Le vol et le cri : deux signatures indissociables
Le vol du Pic vert est ondulant. L’oiseau alterne des phases de battements d’ailes rapides pour prendre de l’altitude et des phases où il replie ses ailes contre son corps. C’est souvent lors de ces déplacements qu’il pousse son cri célèbre. Ce n’est pas un chant mélodieux, mais une série de notes sonores et répétitives : « kin-kin-kin-kin ». Ce ricanement est si puissant qu’il peut être entendu à plusieurs centaines de mètres, marquant son territoire.
Habitat et nidification : l’art de creuser sa loge
Le Pic vert apprécie les paysages ouverts parsemés de grands arbres. On le trouve dans les parcs urbains, les vieux vergers, les lisières de forêts et les jardins spacieux. Il a besoin de deux éléments : des arbres à bois tendre pour nicher et des surfaces herbeuses riches en insectes pour se nourrir.
La construction du nid
La nidification commence généralement dès le mois de mars. Le couple choisit un arbre, souvent un peuplier, un saule ou un vieux fruitier, pour y creuser une cavité appelée « loge ». Le travail est intense : le trou d’entrée est parfaitement circulaire et mène à une chambre de ponte pouvant atteindre 50 centimètres de profondeur. Le Pic vert ne tapisse pas son nid ; les œufs sont déposés directement sur les copeaux de bois résultant du creusement.
La reproduction et l’élevage des jeunes
La femelle dépose entre 5 et 7 œufs blancs. L’incubation dure environ 15 jours, période durant laquelle le mâle et la femelle se relaient. À la naissance, les oisillons sont nus et aveugles. Ils sont nourris par régurgitation d’une pâte de fourmis pendant environ trois semaines avant de pointer leur bec à l’entrée de la loge. Une fois sortis, les jeunes restent dépendants de leurs parents pendant quelques semaines pour apprendre les rudiments de la chasse aux fourmis.
Confusion possible : ne pas se tromper d’espèce
Bien que le Pic vert soit le plus commun des oiseaux verts à tête rouge, il existe des espèces proches qui peuvent induire l’observateur en erreur.
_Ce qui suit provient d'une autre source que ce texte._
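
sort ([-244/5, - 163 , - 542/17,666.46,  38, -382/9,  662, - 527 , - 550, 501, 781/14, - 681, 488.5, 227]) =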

Le Pic cendré est plus petit et plus rare, avec un plumage gris sur la tête. Seul le front du mâle est rouge, et non toute la calotte. Son cri est plus mélancolique et dégressif, contrairement au rire énergique du Pic vert. Le Pic de Sharpe, présent dans la péninsule ibérique et les Pyrénées, se distingue par l’absence de noir autour de l’œil, ce qui lui donne une expression plus douce. Enfin, le Pic épeiche possède du rouge sur la tête chez le mâle, mais son plumage est strictement noir et blanc, ce qui permet de le différencier rapidement.
En hiver, le Pic vert reste sédentaire. Si la neige recouvre le sol, il éprouve des difficultés à accéder aux fourmilières. Il se rabat alors sur des baies ou des graines, et peut parfois être aperçu aux mangeoires des jardins. Préserver des zones de pelouse non traitées et conserver quelques vieux arbres morts sont les meilleures actions pour favoriser la présence de cet auxiliaire précieux, qui régule naturellement les populations d’insectes.